Purpose Of The Study
- To evaluate the concordance between AI-generated recommendations (Scholar GPT) and decisions made by board-certified thoracic surgeons.
- To assess the potential utility of AI in thoracic surgery outpatient consultations.
Main Methods
- A retrospective observational study analyzed 81 outpatient consultations in thoracic surgery.
- Scholar GPT's diagnostic and therapeutic recommendations were compared against surgeon decisions using a 6-point concordance scale.
- Statistical analysis included descriptive statistics, t-tests/ANOVA, and chi-square tests.
Main Results
- The mean concordance score between Scholar GPT and surgeons was 3.67 ± 1.17.
- High concordance (scores 4-5) was observed in 56.8% of cases, especially for oncological diagnoses like mediastinal and pleural tumors.

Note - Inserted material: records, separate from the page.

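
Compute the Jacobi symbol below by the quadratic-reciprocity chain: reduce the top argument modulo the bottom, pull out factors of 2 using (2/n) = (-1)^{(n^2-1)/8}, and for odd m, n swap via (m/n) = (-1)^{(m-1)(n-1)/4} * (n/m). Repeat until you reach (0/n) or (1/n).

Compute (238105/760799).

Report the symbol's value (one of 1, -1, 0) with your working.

flip (238105/760799) -> (760799/238105): both odd, 238105 mod 4 = 1, 760799 mod 4 = 3, so the flip contributes +1; sign now +1
(760799/238105): 760799 mod 238105 = 46484, so (760799/238105) = (46484/238105)
factor out 2^2: 46484 = 2^2·11621; with 238105 mod 8 = 1, (2/238105) = +1; sign now +1; continue with (11621/238105)
flip (11621/238105) -> (238105/11621): both odd, 11621 mod 4 = 1, 238105 mod 4 = 1, so the flip contributes +1; sign now +1
(238105/11621): 238105 mod 11621 = 5685, so (238105/11621) = (5685/11621)
flip (5685/11621) -> (11621/5685): both odd, 5685 mod 4 = 1, 11621 mod 4 = 1, so the flip contributes +1; sign now +1
(11621/5685): 11621 mod 5685 = 251, so (11621/5685) = (251/5685)
flip (251/5685) -> (5685/251): both odd, 251 mod 4 = 3, 5685 mod 4 = 1, so the flip contributes +1; sign now +1
(5685/251): 5685 mod 251 = 163, so (5685/251) = (163/251)
flip (163/251) -> (251/163): both odd, 163 mod 4 = 3, 251 mod 4 = 3, so the flip contributes -1; sign now -1
(251/163): 251 mod 163 = 88, so (251/163) = (88/163)
factor out 2^3: 88 = 2^3·11; with 163 mod 8 = 3, (2/163) = -1; sign now +1; continue with (11/163)
flip (11/163) -> (163/11): both odd, 11 mod 4 = 3, 163 mod 4 = 3, so the flip contributes -1; sign now -1
(163/11): 163 mod 11 = 9, so (163/11) = (9/11)
flip (9/11) -> (11/9): both odd, 9 mod 4 = 1, 11 mod 4 = 3, so the flip contributes +1; sign now -1
(11/9): 11 mod 9 = 2, so (11/9) = (2/9)
factor out 2^1: 2 = 2^1·1; with 9 mod 8 = 1, (2/9) = +1; sign now -1; continue with (1/9)
reached (1/9) = 1, so the symbol is -1

-1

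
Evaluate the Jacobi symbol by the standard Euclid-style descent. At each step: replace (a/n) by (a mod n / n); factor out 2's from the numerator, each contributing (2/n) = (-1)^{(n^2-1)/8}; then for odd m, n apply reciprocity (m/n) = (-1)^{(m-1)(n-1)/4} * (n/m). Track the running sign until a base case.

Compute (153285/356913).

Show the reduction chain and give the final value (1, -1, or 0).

0

flip (153285/356913) -> (356913/153285): both odd, 153285 mod 4 = 1, 356913 mod 4 = 1, so the flip contributes +1; sign now +1
(356913/153285): 356913 mod 153285 = 50343, so (356913/153285) = (50343/153285)
flip (50343/153285) -> (153285/50343): both odd, 50343 mod 4 = 3, 153285 mod 4 = 1, so the flip contributes +1; sign now +1
(153285/50343): 153285 mod 50343 = 2256, so (153285/50343) = (2256/50343)
factor out 2^4: 2256 = 2^4·141; with 50343 mod 8 = 7, (2/50343) = +1; sign now +1; continue with (141/50343)
flip (141/50343) -> (50343/141): both odd, 141 mod 4 = 1, 50343 mod 4 = 3, so the flip contributes +1; sign now +1
(50343/141): 50343 mod 141 = 6, so (50343/141) = (6/141)
factor out 2^1: 6 = 2^1·3; with 141 mod 8 = 5, (2/141) = -1; sign now -1; continue with (3/141)
flip (3/141) -> (141/3): both odd, 3 mod 4 = 3, 141 mod 4 = 1, so the flip contributes +1; sign now -1
(141/3): 141 mod 3 = 0, so (141/3) = (0/3)
reached (0/3); gcd(a, n) > 1, so (0/3) = 0 and the symbol is 0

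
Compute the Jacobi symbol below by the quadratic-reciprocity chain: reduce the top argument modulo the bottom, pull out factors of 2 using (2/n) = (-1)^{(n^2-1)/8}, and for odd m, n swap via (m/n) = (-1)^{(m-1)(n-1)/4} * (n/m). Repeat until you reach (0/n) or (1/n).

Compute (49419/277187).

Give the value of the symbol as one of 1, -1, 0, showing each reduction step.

reciprocity: (49419/277187) = -1·(277187/49419) since 49419 mod 4 = 3, 277187 mod 4 = 3; sign now -1
(277187/49419) = (30092/49419)   [reduce mod 49419]
30092 = 2^2·7523; (2/49419) = -1 since 49419 mod 8 = 3, so (30092/49419) = (-1)^2·(7523/49419); sign now -1
reciprocity: (7523/49419) = -1·(49419/7523) since 7523 mod 4 = 3, 49419 mod 4 = 3; sign now +1
(49419/7523) = (4281/7523)   [reduce mod 7523]
reciprocity: (4281/7523) = +1·(7523/4281) since 4281 mod 4 = 1, 7523 mod 4 = 3; sign now +1
(7523/4281) = (3242/4281)   [reduce mod 4281]
3242 = 2^1·1621; (2/4281) = +1 since 4281 mod 8 = 1, so (3242/4281) = (+1)^1·(1621/4281); sign now +1
reciprocity: (1621/4281) = +1·(4281/1621) since 1621 mod 4 = 1, 4281 mod 4 = 1; sign now +1
(4281/1621) = (1039/1621)   [reduce mod 1621]
reciprocity: (1039/1621) = +1·(1621/1039) since 1039 mod 4 = 3, 1621 mod 4 = 1; sign now +1
(1621/1039) = (582/1039)   [reduce mod 1039]
582 = 2^1·291; (2/1039) = +1 since 1039 mod 8 = 7, so (582/1039) = (+1)^1·(291/1039); sign now +1
reciprocity: (291/1039) = -1·(1039/291) since 291 mod 4 = 3, 1039 mod 4 = 3; sign now -1
(1039/291) = (166/291)   [reduce mod 291]
166 = 2^1·83; (2/291) = -1 since 291 mod 8 = 3, so (166/291) = (-1)^1·(83/291); sign now +1
reciprocity: (83/291) = -1·(291/83) since 83 mod 4 = 3, 291 mod 4 = 3; sign now -1
(291/83) = (42/83)   [reduce mod 83]
42 = 2^1·21; (2/83) = -1 since 83 mod 8 = 3, so (42/83) = (-1)^1·(21/83); sign now +1
reciprocity: (21/83) = +1·(83/21) since 21 mod 4 = 1, 83 mod 4 = 3; sign now +1
(83/21) = (20/21)   [reduce mod 21]
20 = 2^2·5; (2/21) = -1 since 21 mod 8 = 5, so (20/21) = (-1)^2·(5/21); sign now +1
reciprocity: (5/21) = +1·(21/5) since 5 mod 4 = 1, 21 mod 4 = 1; sign now +1
(21/5) = (1/5)   [reduce mod 5]
(1/5) = 1; final value = sign = +1

1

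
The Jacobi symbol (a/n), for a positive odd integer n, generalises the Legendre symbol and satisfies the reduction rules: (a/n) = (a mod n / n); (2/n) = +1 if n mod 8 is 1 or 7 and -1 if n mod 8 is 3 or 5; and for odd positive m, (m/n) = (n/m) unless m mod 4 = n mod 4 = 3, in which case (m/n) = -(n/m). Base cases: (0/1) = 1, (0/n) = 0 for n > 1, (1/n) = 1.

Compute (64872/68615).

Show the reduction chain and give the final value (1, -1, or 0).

64872 = 2^3·8109; (2/68615) = +1 since 68615 mod 8 = 7, so (64872/68615) = (+1)^3·(8109/68615); sign now +1
reciprocity: (8109/68615) = +1·(68615/8109) since 8109 mod 4 = 1, 68615 mod 4 = 3; sign now +1
(68615/8109) = (3743/8109)   [reduce mod 8109]
reciprocity: (3743/8109) = +1·(8109/3743) since 3743 mod 4 = 3, 8109 mod 4 = 1; sign now +1
(8109/3743) = (623/3743)   [reduce mod 3743]
reciprocity: (623/3743) = -1·(3743/623) since 623 mod 4 = 3, 3743 mod 4 = 3; sign now -1
(3743/623) = (5/623)   [reduce mod 623]
reciprocity: (5/623) = +1·(623/5) since 5 mod 4 = 1, 623 mod 4 = 3; sign now -1
(623/5) = (3/5)   [reduce mod 5]
reciprocity: (3/5) = +1·(5/3) since 3 mod 4 = 3, 5 mod 4 = 1; sign now -1
(5/3) = (2/3)   [reduce mod 3]
2 = 2^1·1; (2/3) = -1 since 3 mod 8 = 3, so (2/3) = (-1)^1·(1/3); sign now +1
(1/3) = 1; final value = sign = +1

1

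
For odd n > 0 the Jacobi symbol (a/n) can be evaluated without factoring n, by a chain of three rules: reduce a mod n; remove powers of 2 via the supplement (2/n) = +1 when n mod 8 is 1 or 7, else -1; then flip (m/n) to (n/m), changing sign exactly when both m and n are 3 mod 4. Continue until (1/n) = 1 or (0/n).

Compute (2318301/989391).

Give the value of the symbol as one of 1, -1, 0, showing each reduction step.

0

(2318301/989391): 2318301 mod 989391 = 339519, so (2318301/989391) = (339519/989391)
flip (339519/989391) -> (989391/339519): both odd, 339519 mod 4 = 3, 989391 mod 4 = 3, so the flip contributes -1; sign now -1
(989391/339519): 989391 mod 339519 = 310353, so (989391/339519) = (310353/339519)
flip (310353/339519) -> (339519/310353): both odd, 310353 mod 4 = 1, 339519 mod 4 = 3, so the flip contributes +1; sign now -1
(339519/310353): 339519 mod 310353 = 29166, so (339519/310353) = (29166/310353)
factor out 2^1: 29166 = 2^1·14583; with 310353 mod 8 = 1, (2/310353) = +1; sign now -1; continue with (14583/310353)
flip (14583/310353) -> (310353/14583): both odd, 14583 mod 4 = 3, 310353 mod 4 = 1, so the flip contributes +1; sign now -1
(310353/14583): 310353 mod 14583 = 4110, so (310353/14583) = (4110/14583)
factor out 2^1: 4110 = 2^1·2055; with 14583 mod 8 = 7, (2/14583) = +1; sign now -1; continue with (2055/14583)
flip (2055/14583) -> (14583/2055): both odd, 2055 mod 4 = 3, 14583 mod 4 = 3, so the flip contributes -1; sign now +1
(14583/2055): 14583 mod 2055 = 198, so (14583/2055) = (198/2055)
factor out 2^1: 198 = 2^1·99; with 2055 mod 8 = 7, (2/2055) = +1; sign now +1; continue with (99/2055)
flip (99/2055) -> (2055/99): both odd, 99 mod 4 = 3, 2055 mod 4 = 3, so the flip contributes -1; sign now -1
(2055/99): 2055 mod 99 = 75, so (2055/99) = (75/99)
flip (75/99) -> (99/75): both odd, 75 mod 4 = 3, 99 mod 4 = 3, so the flip contributes -1; sign now +1
(99/75): 99 mod 75 = 24, so (99/75) = (24/75)
factor out 2^3: 24 = 2^3·3; with 75 mod 8 = 3, (2/75) = -1; sign now -1; continue with (3/75)
flip (3/75) -> (75/3): both odd, 3 mod 4 = 3, 75 mod 4 = 3, so the flip contributes -1; sign now +1
(75/3): 75 mod 3 = 0, so (75/3) = (0/3)
reached (0/3); gcd(a, n) > 1, so (0/3) = 0 and the symbol is 0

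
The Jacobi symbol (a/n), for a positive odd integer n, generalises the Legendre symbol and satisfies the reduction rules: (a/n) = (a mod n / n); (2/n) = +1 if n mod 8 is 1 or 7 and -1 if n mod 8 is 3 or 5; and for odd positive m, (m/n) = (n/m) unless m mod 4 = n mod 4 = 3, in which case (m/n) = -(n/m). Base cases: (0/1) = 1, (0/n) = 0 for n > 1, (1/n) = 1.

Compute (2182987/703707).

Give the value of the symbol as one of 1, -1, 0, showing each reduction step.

(2182987/703707): 2182987 mod 703707 = 71866, so (2182987/703707) = (71866/703707)
factor out 2^1: 71866 = 2^1·35933; with 703707 mod 8 = 3, (2/703707) = -1; sign now -1; continue with (35933/703707)
flip (35933/703707) -> (703707/35933): both odd, 35933 mod 4 = 1, 703707 mod 4 = 3, so the flip contributes +1; sign now -1
(703707/35933): 703707 mod 35933 = 20980, so (703707/35933) = (20980/35933)
factor out 2^2: 20980 = 2^2·5245; with 35933 mod 8 = 5, (2/35933) = -1; sign now -1; continue with (5245/35933)
flip (5245/35933) -> (35933/5245): both odd, 5245 mod 4 = 1, 35933 mod 4 = 1, so the flip contributes +1; sign now -1
(35933/5245): 35933 mod 5245 = 4463, so (35933/5245) = (4463/5245)
flip (4463/5245) -> (5245/4463): both odd, 4463 mod 4 = 3, 5245 mod 4 = 1, so the flip contributes +1; sign now -1
(5245/4463): 5245 mod 4463 = 782, so (5245/4463) = (782/4463)
factor out 2^1: 782 = 2^1·391; with 4463 mod 8 = 7, (2/4463) = +1; sign now -1; continue with (391/4463)
flip (391/4463) -> (4463/391): both odd, 391 mod 4 = 3, 4463 mod 4 = 3, so the flip contributes -1; sign now +1
(4463/391): 4463 mod 391 = 162, so (4463/391) = (162/391)
factor out 2^1: 162 = 2^1·81; with 391 mod 8 = 7, (2/391) = +1; sign now +1; continue with (81/391)
flip (81/391) -> (391/81): both odd, 81 mod 4 = 1, 391 mod 4 = 3, so the flip contributes +1; sign now +1
(391/81): 391 mod 81 = 67, so (391/81) = (67/81)
flip (67/81) -> (81/67): both odd, 67 mod 4 = 3, 81 mod 4 = 1, so the flip contributes +1; sign now +1
(81/67): 81 mod 67 = 14, so (81/67) = (14/67)
factor out 2^1: 14 = 2^1·7; with 67 mod 8 = 3, (2/67) = -1; sign now -1; continue with (7/67)
flip (7/67) -> (67/7): both odd, 7 mod 4 = 3, 67 mod 4 = 3, so the flip contributes -1; sign now +1
(67/7): 67 mod 7 = 4, so (67/7) = (4/7)
factor out 2^2: 4 = 2^2·1; with 7 mod 8 = 7, (2/7) = +1; sign now +1; continue with (1/7)
reached (1/7) = 1, so the symbol is +1

1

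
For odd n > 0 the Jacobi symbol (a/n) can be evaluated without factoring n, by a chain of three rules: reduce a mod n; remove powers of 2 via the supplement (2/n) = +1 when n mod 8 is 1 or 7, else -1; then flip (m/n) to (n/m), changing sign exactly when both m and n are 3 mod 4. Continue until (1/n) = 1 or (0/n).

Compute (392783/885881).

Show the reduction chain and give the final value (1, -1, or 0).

1

reciprocity: (392783/885881) = +1·(885881/392783) since 392783 mod 4 = 3, 885881 mod 4 = 1; sign now +1
(885881/392783) = (100315/392783)   [reduce mod 392783]
reciprocity: (100315/392783) = -1·(392783/100315) since 100315 mod 4 = 3, 392783 mod 4 = 3; sign now -1
(392783/100315) = (91838/100315)   [reduce mod 100315]
91838 = 2^1·45919; (2/100315) = -1 since 100315 mod 8 = 3, so (91838/100315) = (-1)^1·(45919/100315); sign now +1
reciprocity: (45919/100315) = -1·(100315/45919) since 45919 mod 4 = 3, 100315 mod 4 = 3; sign now -1
(100315/45919) = (8477/45919)   [reduce mod 45919]
reciprocity: (8477/45919) = +1·(45919/8477) since 8477 mod 4 = 1, 45919 mod 4 = 3; sign now -1
(45919/8477) = (3534/8477)   [reduce mod 8477]
3534 = 2^1·1767; (2/8477) = -1 since 8477 mod 8 = 5, so (3534/8477) = (-1)^1·(1767/8477); sign now +1
reciprocity: (1767/8477) = +1·(8477/1767) since 1767 mod 4 = 3, 8477 mod 4 = 1; sign now +1
(8477/1767) = (1409/1767)   [reduce mod 1767]
reciprocity: (1409/1767) = +1·(1767/1409) since 1409 mod 4 = 1, 1767 mod 4 = 3; sign now +1
(1767/1409) = (358/1409)   [reduce mod 1409]
358 = 2^1·179; (2/1409) = +1 since 1409 mod 8 = 1, so (358/1409) = (+1)^1·(179/1409); sign now +1
reciprocity: (179/1409) = +1·(1409/179) since 179 mod 4 = 3, 1409 mod 4 = 1; sign now +1
(1409/179) = (156/179)   [reduce mod 179]
156 = 2^2·39; (2/179) = -1 since 179 mod 8 = 3, so (156/179) = (-1)^2·(39/179); sign now +1
reciprocity: (39/179) = -1·(179/39) since 39 mod 4 = 3, 179 mod 4 = 3; sign now -1
(179/39) = (23/39)   [reduce mod 39]
reciprocity: (23/39) = -1·(39/23) since 23 mod 4 = 3, 39 mod 4 = 3; sign now +1
(39/23) = (16/23)   [reduce mod 23]
16 = 2^4·1; (2/23) = +1 since 23 mod 8 = 7, so (16/23) = (+1)^4·(1/23); sign now +1
(1/23) = 1; final value = sign = +1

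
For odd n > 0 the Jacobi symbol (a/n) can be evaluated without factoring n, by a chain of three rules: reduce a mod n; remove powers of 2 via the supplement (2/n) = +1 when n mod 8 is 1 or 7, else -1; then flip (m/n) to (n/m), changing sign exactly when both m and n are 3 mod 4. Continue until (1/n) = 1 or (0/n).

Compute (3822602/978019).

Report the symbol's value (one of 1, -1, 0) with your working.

(3822602/978019): 3822602 mod 978019 = 888545, so (3822602/978019) = (888545/978019)
flip (888545/978019) -> (978019/888545): both odd, 888545 mod 4 = 1, 978019 mod 4 = 3, so the flip contributes +1; sign now +1
(978019/888545): 978019 mod 888545 = 89474, so (978019/888545) = (89474/888545)
factor out 2^1: 89474 = 2^1·44737; with 888545 mod 8 = 1, (2/888545) = +1; sign now +1; continue with (44737/888545)
flip (44737/888545) -> (888545/44737): both odd, 44737 mod 4 = 1, 888545 mod 4 = 1, so the flip contributes +1; sign now +1
(888545/44737): 888545 mod 44737 = 38542, so (888545/44737) = (38542/44737)
factor out 2^1: 38542 = 2^1·19271; with 44737 mod 8 = 1, (2/44737) = +1; sign now +1; continue with (19271/44737)
flip (19271/44737) -> (44737/19271): both odd, 19271 mod 4 = 3, 44737 mod 4 = 1, so the flip contributes +1; sign now +1
(44737/19271): 44737 mod 19271 = 6195, so (44737/19271) = (6195/19271)
flip (6195/19271) -> (19271/6195): both odd, 6195 mod 4 = 3, 19271 mod 4 = 3, so the flip contributes -1; sign now -1
(19271/6195): 19271 mod 6195 = 686, so (19271/6195) = (686/6195)
factor out 2^1: 686 = 2^1·343; with 6195 mod 8 = 3, (2/6195) = -1; sign now +1; continue with (343/6195)
flip (343/6195) -> (6195/343): both odd, 343 mod 4 = 3, 6195 mod 4 = 3, so the flip contributes -1; sign now -1
(6195/343): 6195 mod 343 = 21, so (6195/343) = (21/343)
flip (21/343) -> (343/21): both odd, 21 mod 4 = 1, 343 mod 4 = 3, so the flip contributes +1; sign now -1
(343/21): 343 mod 21 = 7, so (343/21) = (7/21)
flip (7/21) -> (21/7): both odd, 7 mod 4 = 3, 21 mod 4 = 1, so the flip contributes +1; sign now -1
(21/7): 21 mod 7 = 0, so (21/7) = (0/7)
reached (0/7); gcd(a, n) > 1, so (0/7) = 0 and the symbol is 0

0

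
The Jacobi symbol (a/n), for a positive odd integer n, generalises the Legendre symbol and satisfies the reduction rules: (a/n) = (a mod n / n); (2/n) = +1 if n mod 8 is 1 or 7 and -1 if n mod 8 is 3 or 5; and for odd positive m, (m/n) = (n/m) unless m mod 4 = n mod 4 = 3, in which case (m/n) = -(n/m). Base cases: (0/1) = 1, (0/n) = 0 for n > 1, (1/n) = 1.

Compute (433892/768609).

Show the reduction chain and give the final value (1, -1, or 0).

1

433892 = 2^2·108473; (2/768609) = +1 since 768609 mod 8 = 1, so (433892/768609) = (+1)^2·(108473/768609); sign now +1
reciprocity: (108473/768609) = +1·(768609/108473) since 108473 mod 4 = 1, 768609 mod 4 = 1; sign now +1
(768609/108473) = (9298/108473)   [reduce mod 108473]
9298 = 2^1·4649; (2/108473) = +1 since 108473 mod 8 = 1, so (9298/108473) = (+1)^1·(4649/108473); sign now +1
reciprocity: (4649/108473) = +1·(108473/4649) since 4649 mod 4 = 1, 108473 mod 4 = 1; sign now +1
(108473/4649) = (1546/4649)   [reduce mod 4649]
1546 = 2^1·773; (2/4649) = +1 since 4649 mod 8 = 1, so (1546/4649) = (+1)^1·(773/4649); sign now +1
reciprocity: (773/4649) = +1·(4649/773) since 773 mod 4 = 1, 4649 mod 4 = 1; sign now +1
(4649/773) = (11/773)   [reduce mod 773]
reciprocity: (11/773) = +1·(773/11) since 11 mod 4 = 3, 773 mod 4 = 1; sign now +1
(773/11) = (3/11)   [reduce mod 11]
reciprocity: (3/11) = -1·(11/3) since 3 mod 4 = 3, 11 mod 4 = 3; sign now -1
(11/3) = (2/3)   [reduce mod 3]
2 = 2^1·1; (2/3) = -1 since 3 mod 8 = 3, so (2/3) = (-1)^1·(1/3); sign now +1
(1/3) = 1; final value = sign = +1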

- Lower concordance was noted in complex cases such as metastatic lung disease and thoracic outlet syndrome.
Conclusions
- Scholar GPT shows promise in aligning with surgeon decisions for structured oncologic cases but exhibits variability in complex scenarios.
- AI tools may assist in streamlining outpatient workflows but should be used as a supplement to, not a replacement for, expert clinical judgment.
- Findings are exploratory, warranting caution due to the study's small sample size and single-center, short-duration design.